Demar Francis

Personal information
- Nationality: Jamaican
- Born: 25 January 2001 (age 25)

Sport
- Sport: Athletics
- Event: Sprint

Achievements and titles
- Personal bests: 200m: 20.28 (Waco, 2024)

Medal record
Men's athletics
Representing Jamaica
World Indoor Championships
| Silver medal – second place | 2025 Nanjing | 4x400 m relay |
| Bronze medal – third place | 2026 Toruń | 4×400 m relay |
NACAC U23 Championships
| Silver medal – second place | 2023 San Jose | 200m |

= Demar Francis =

Jamaican athlete (born 2001)

Demar Francis (born 25 January 2001) is a Jamaican sprinter.

==Early life==
He attended Excelsior High School and the University of South Dakota before transferring to Baylor University.

==Career==
He won gold in the 200 metres at the 2023 NACAC U23 Championships in Costa Rica.

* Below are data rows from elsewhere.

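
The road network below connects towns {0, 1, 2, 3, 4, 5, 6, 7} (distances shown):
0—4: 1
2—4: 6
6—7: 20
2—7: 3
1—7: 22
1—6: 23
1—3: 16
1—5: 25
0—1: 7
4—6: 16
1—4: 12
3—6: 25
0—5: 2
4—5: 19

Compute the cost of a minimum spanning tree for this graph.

51

Kruskal: consider edges lightest-first.
0—4 (1): add — endpoints in different components.
0—5 (2): add — endpoints in different components.
2—7 (3): add — endpoints in different components.
2—4 (6): add — endpoints in different components.
0—1 (7): add — endpoints in different components.
1—4 (12): skip — 1 and 4 already connected.
1—3 (16): add — endpoints in different components.
4—6 (16): add — endpoints in different components.
MST edges: 0—4, 0—5, 2—7, 2—4, 0—1, 1—3, 4—6; total weight 1+2+3+6+7+16+16 = 51.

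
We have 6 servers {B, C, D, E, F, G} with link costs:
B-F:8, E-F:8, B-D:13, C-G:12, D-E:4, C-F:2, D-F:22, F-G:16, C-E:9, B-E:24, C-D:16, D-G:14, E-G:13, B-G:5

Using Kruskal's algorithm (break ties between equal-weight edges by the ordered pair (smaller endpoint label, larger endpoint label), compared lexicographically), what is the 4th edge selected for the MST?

Sort edges by weight, then run Kruskal:
C-F (2): add — endpoints in different components.
D-E (4): add — endpoints in different components.
B-G (5): add — endpoints in different components.
B-F (8): add — endpoints in different components.
E-F (8): add — endpoints in different components.
The 4th edge added is B-F.

B-F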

He became Jamaica's national indoor record holder in the 200m with a run of 20.46 in 2023. He lowered it again to 20.42 at the Big 12 Indoor Championships in February 2024.

He won a silver medal in the men's 4 x 400 metres relay at the 2025 World Athletics Indoor Championships in Nanjing. On 24 April 2025, he was named in the Jamaican team for the 2025 World Athletics Relays in Guangzhou, China in May 2025. He competed in the Men's 4 × 400 metres relay at the event in May 2025. He also competed in the Mixed 4 × 400 metres relay at the event.

On 22 March 2026, he ran in the heats at the 2026 World Athletics Indoor Championships in Toruń, Poland, of the men's 4 x 400 metres with the team later winning the bronze medal. He was named in the Jamaica team for the 2026 Central American and Caribbean Games.